In an embarrassing faux pas, it was recently discovered that Mississippi hadn’t officially ratified the 13th Amendment to the Constitution. The focus in many articles was of the nature of a silly clerical error, as the ratification had passed both the House and the Senate unanimously. Others pointed to the fact that it took until 1995 for this to even pass. The 130 year tardiness, while absurd, is not even what concerns me.

I am just finishing up rereading Never Call Retreat, The third volume in Bruce Catton’s Centennial History of the Civil War. Each time I delve into a professional history of this war, I am reminded of just how much of today’s right-wing politics is rooted in Confederate philosophy. To what extent? For this answer, one need look no further than the founding document of the Confederate States of America.

Injecting religion into politics and overt white supremacist passions are found right at the very beginning of said document: (via Wikipedia):

The Preambles of both Constitutions do have some similarities, though it seems that the Confederate Constitution authors set out to give a different feel to the new preamble. Both preambles are provided here. The bold text shows the differences in the two.
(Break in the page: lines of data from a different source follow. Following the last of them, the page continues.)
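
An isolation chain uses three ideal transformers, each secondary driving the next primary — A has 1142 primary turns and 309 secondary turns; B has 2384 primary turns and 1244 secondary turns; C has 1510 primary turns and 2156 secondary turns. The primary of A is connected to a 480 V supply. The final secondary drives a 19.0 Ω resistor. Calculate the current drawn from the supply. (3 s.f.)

After A: V = 480.00 × 309/1142 = 129.88 V.
After B: V = 129.88 × 1244/2384 = 67.772 V.
After C: V = 67.772 × 2156/1510 = 96.765 V.
I_load = 96.765/19.0 = 5.0929 A, so P_out = 96.765 × 5.0929 = 492.82 W.
All ideal ⇒ P_in = P_out, so I_supply = 492.82/480 = 1.03 A.

I_supply ≈ 1.03 A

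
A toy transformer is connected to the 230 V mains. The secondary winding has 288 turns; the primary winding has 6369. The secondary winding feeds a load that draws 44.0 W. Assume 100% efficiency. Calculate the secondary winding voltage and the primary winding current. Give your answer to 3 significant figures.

V_s = V_p × N_s/N_p = 230 × 288/6369 = 10.400 V.
I_s = P/V_s = 44.0/10.400 = 4.2306 A.
I_p = I_s × N_s/N_p = 4.2306 × 288/6369 = 0.191 A.

V_s ≈ 10.4 V, I_p ≈ 0.191 A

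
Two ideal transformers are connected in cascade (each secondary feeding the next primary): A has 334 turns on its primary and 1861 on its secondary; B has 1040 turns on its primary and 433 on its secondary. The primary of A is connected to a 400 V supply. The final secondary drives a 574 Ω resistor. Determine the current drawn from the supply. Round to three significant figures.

Secondary of A: V = 400.00 × 1861/334 = 2228.7 V.
Secondary of B: V = 2228.7 × 433/1040 = 927.93 V.
I_load = 927.93/574 = 1.6166 A, so P_out = 927.93 × 1.6166 = 1500.1 W.
All ideal ⇒ P_in = P_out, so I_supply = 1500.1/400 = 3.75 A.

I_supply ≈ 3.75 A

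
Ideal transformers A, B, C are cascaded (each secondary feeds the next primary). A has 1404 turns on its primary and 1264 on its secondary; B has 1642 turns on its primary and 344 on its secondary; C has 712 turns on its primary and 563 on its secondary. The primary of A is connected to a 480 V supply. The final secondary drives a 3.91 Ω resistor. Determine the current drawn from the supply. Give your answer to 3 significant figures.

Secondary of A: V = 480.00 × 1264/1404 = 432.14 V.
Secondary of B: V = 432.14 × 344/1642 = 90.533 V.
Secondary of C: V = 90.533 × 563/712 = 71.587 V.
I_load = 71.587/3.91 = 18.309 A, so P_out = 71.587 × 18.309 = 1310.7 W.
All ideal ⇒ P_in = P_out, so I_supply = 1310.7/480 = 2.73 A.

I_supply ≈ 2.73 A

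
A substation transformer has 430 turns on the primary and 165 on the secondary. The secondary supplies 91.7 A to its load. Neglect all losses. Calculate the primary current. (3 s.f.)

I_p ≈ 35.2 A

For an ideal transformer I_p/I_s = N_s/N_p, so I_p = 91.7 × 165/430 = 35.2 A.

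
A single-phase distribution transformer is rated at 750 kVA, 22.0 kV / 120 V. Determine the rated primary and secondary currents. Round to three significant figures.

I_p = S/V_p = 750000/22000 = 34.1 A.
I_s = S/V_s = 750000/120 = 6250 A.

I_p ≈ 34.1 A, I_s ≈ 6250 A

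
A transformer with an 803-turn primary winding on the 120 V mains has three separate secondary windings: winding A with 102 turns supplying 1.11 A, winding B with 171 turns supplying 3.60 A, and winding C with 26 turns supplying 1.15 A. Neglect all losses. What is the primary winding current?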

  • The Preamble to the U.S. Constitution: “We the People of the United States, in Order to form a more perfect Union, establish Justice, insure domestic Tranquility, provide for the common defence, promote the general Welfare, and secure the Blessings of Liberty to ourselves and our Posterity, do ordain and establish this Constitution for the United States of America.”
  • The Preamble to the Confederate Constitution: “We, the people of the Confederate States, each state acting in its sovereign and independent character, in order to form a permanent federal government, establish justice, insure domestic tranquillity, and secure the blessings of liberty to ourselves and our posterity — invoking the favor and guidance of Almighty God — do ordain and establish this Constitution for the Confederate States of America.”

The major issue leading to factional unrest and, ultimately, rebellion was that of slavery in the territories. To ensure that the “peculiar institution” was unmolested in all current and future lands of the CSA, the Constitution included the following:

The Confederate States may acquire new territory; and Congress shall have power to legislate and provide governments for the inhabitants of all territory belonging to the Confederate States, lying without the limits of the several states; and may permit them, at such times, and in such manner as it may by law provide, to form states to be admitted into the Confederacy. In all such territory, the institution of negro slavery as it now exists in the Confederate States, shall be recognized and protected by Congress, and by the territorial government: and the inhabitants of the several Confederate States and Territories, shall have the right to take to such territory any slaves lawfully held by them in any of the states or territories of the Confederate states.

Since Nixon’s Southern Strategy, an appeal to Confederate values has vaulted more and more political extremists into prominence. Still consumed with romantic ideas of “The Lost Cause,” a just war over “States’ rights,” and 19th Century human bondage apologetics, Southerners are manipulated into voting against their own interests. We see the ratification of a Constitutional Amendment as a silly oversight in the same month that will see the arguments to strike down the Voting Rights Act of 1965 presented to the Supreme Court.